A Python tool that extracts university ranking data from the Webometrics Ranking PDF and converts it into a queryable CSV format.
This project extracts structured data from the Webometrics Ranking of Universities PDF (July 2025 edition) containing over 31,000 ranked educational institutions worldwide. The extraction tool processes the PDF's text-based format and produces a clean CSV file that can be efficiently queried with Python pandas.
- Extracts ranking data from a 921-page PDF document
- Converts to CSV format for easy querying and integration
- Handles edge cases including entries with and without ROR (Research Organization Registry) URLs
- Preserves data fidelity - captures all entries, including multiple institutions sharing the same rank
- Provides progress feedback during extraction with real-time statistics
The extracted CSV contains the following fields:
world_rank: Numeric ranking from 1 to 31,869 (multiple institutions can share the same rank)name: Full name of the educational institutionror_url: Research Organization Registry identifier URL (may be empty for some entries)page: Source page number in the original PDF
Data Range:
- Highest ranked: Harvard University (#1)
- Lowest ranked: Various institutions at rank #31,869
- Total entries: Over 28,000 institutions
The extraction process uses pdfplumber to parse text from the PDF since the document contains text-based tables rather than structured table objects. The script:
- Skips content pages: Automatically skips the first 4 pages which contain metadata and documentation
- Extracts text: Processes each page's text content line by line
- Pattern matching: Uses regex patterns to identify data rows in two formats:
- With ROR URL:
rank name https://ror.org/... optional_rank - Without ROR URL:
rank name rank(common on later pages)
- With ROR URL:
- Data validation: Filters out empty entries and validates rank consistency
- Output generation: Creates a clean CSV file sorted by world rank
- Python 3.7+
- Virtual environment (recommended)
- Create and activate a virtual environment:
python3 -m venv .venv
source .venv/bin/activate # On Windows: .venv\Scripts\activate- Install dependencies:
pip install -r requirements.txtpdfplumber- PDF text extractionpandas- Data manipulation and CSV export
- Ensure
Webometrics.pdfis in the project root directory - Run the extraction script:
python extract_to_csv.pyThe script will:
- Show real-time progress with page count, percentage complete, rows extracted, and estimated time remaining
- Process all 917 data pages (pages 5-921)
- Generate
webometrics_rankings.csvin the project root
Once extracted, use pandas to query the CSV:
import pandas as pd
# Load the CSV
df = pd.read_csv("webometrics_rankings.csv")

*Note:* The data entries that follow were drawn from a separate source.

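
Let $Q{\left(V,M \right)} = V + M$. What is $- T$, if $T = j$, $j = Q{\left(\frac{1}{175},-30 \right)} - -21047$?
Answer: $- \frac{3677976}{175} \approx -21017.0$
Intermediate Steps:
$Q{\left(V,M \right)} = M + V$
$j = \frac{3677976}{175}$ ($j = \left(-30 + \frac{1}{175}\right) - -21047 = \left(-30 + \frac{1}{175}\right) + 21047 = - \frac{5249}{175} + 21047 = \frac{3677976}{175} \approx 21017.0$)
$T = \frac{3677976}{175} \approx 21017.0$
$- T = \left(-1\right) \frac{3677976}{175} = - \frac{3677976}{175}$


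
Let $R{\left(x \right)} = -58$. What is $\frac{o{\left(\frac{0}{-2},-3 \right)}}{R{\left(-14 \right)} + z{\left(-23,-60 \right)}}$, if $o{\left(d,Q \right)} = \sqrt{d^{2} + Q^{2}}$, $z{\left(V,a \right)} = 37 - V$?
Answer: $\frac{3}{2} \approx 1.5$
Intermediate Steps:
$o{\left(d,Q \right)} = \sqrt{Q^{2} + d^{2}}$
$\frac{o{\left(\frac{0}{-2},-3 \right)}}{R{\left(-14 \right)} + z{\left(-23,-60 \right)}} = \frac{\sqrt{\left(-3\right)^{2} + \left(\frac{0}{-2}\right)^{2}}}{-58 + \left(37 - -23\right)} = \frac{\sqrt{9 + \left(0 \left(- \frac{1}{2}\right)\right)^{2}}}{-58 + \left(37 + 23\right)} = \frac{\sqrt{9 + 0^{2}}}{-58 + 60} = \frac{\sqrt{9 + 0}}{2} = \sqrt{9} \cdot \frac{1}{2} = 3 \cdot \frac{1}{2} = \frac{3}{2}$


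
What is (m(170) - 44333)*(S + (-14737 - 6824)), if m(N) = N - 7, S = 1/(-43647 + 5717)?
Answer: 3612261164827/3793 ≈ 9.5235e+8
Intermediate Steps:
S = -1/37930 (S = 1/(-37930) = -1/37930 ≈ -2.6364e-5)
m(N) = -7 + N
(m(170) - 44333)*(S + (-14737 - 6824)) = ((-7 + 170) - 44333)*(-1/37930 + (-14737 - 6824)) = (163 - 44333)*(-1/37930 - 21561) = -44170*(-817808731/37930) = 3612261164827/3793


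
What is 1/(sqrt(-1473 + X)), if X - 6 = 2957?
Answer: sqrt(1490)/1490 ≈ 0.025906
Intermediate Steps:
X = 2963 (X = 6 + 2957 = 2963)
1/(sqrt(-1473 + X)) = 1/(sqrt(-1473 + 2963)) = 1/(sqrt(1490)) = sqrt(1490)/1490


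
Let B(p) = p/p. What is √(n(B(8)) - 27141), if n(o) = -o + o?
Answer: I*√27141 ≈ 164.75*I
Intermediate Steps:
B(p) = 1
n(o) = 0
√(n(B(8)) - 27141) = √(0 - 27141) = √(-27141) = I*√27141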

# Search by university name
def get_rank_by_name(name: str):
mask = df["name"].str.lower().str.contains(name.lower())
result = df[mask].sort_values("world_rank").head(10)
return result[["world_rank", "name", "ror_url"]]
# Example queries
print(get_rank_by_name("Stanford"))
print(get_rank_by_name("Harvard"))
# Find all institutions at a specific rank
rank_1 = df[df["world_rank"] == 1]
print(f"Institutions ranked #1: {len(rank_1)}")
# Get top 10 universities
top_10 = df.head(10)
print(top_10[["world_rank", "name"]])The script generates webometrics_rankings.csv with the following characteristics:
- Format: Standard CSV with headers
- Encoding: UTF-8
- Sorting: Ordered by world rank (ascending)

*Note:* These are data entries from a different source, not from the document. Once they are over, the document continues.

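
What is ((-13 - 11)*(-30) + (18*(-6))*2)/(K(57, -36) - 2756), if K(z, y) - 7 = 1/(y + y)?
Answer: -36288/197929 ≈ -0.18334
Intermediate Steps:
K(z, y) = 7 + 1/(2*y) (K(z, y) = 7 + 1/(y + y) = 7 + 1/(2*y))
((-13 - 11)*(-30) + (18*(-6))*2)/(K(57, -36) - 2756) = ((-13 - 11)*(-30) + (18*(-6))*2)/((7 + (½)/(-36)) - 2756) = (-24*(-30) - 108*2)/((7 + (½)*(-1/36)) - 2756) = (720 - 216)/((7 - 1/72) - 2756) = 504/(503/72 - 2756) = 504/(-197929/72) = 504*(-72/197929) = -36288/197929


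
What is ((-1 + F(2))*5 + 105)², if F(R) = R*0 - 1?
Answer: 9025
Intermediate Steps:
F(R) = -1 (F(R) = 0 - 1 = -1)
((-1 + F(2))*5 + 105)² = ((-1 - 1)*5 + 105)² = (-2*5 + 105)² = (-10 + 105)² = 95² = 9025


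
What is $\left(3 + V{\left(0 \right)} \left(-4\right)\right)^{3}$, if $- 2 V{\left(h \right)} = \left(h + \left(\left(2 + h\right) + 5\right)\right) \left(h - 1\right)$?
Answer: $-1331$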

- Empty ROR URLs: Represented as empty strings for institutions without ROR identifiers
webometrics-rankings/
├── README.md # This file
├── requirements.txt # Python dependencies
├── extract_to_csv.py # Main extraction script
├── inspect_pdf.py # PDF inspection utility (optional)
├── Webometrics.pdf # Source PDF file
└── webometrics_rankings.csv # Generated output (after running)
- Primary source: Ranking Web of Universities webometrics.info July 2025 edition
- ROR information: Research Organization Registry
- Additional data: Zenodo records
- This is a one-time extraction tool - the CSV becomes the canonical dataset
- The PDF's first 4 pages contain metadata/documentation and are automatically skipped
- Many institutions share the same rank (especially at rank 31,869)
- Some entries on later pages do not have ROR URLs assigned
This extraction tool is provided as-is. The underlying ranking data is from Webometrics and subject to their terms of use.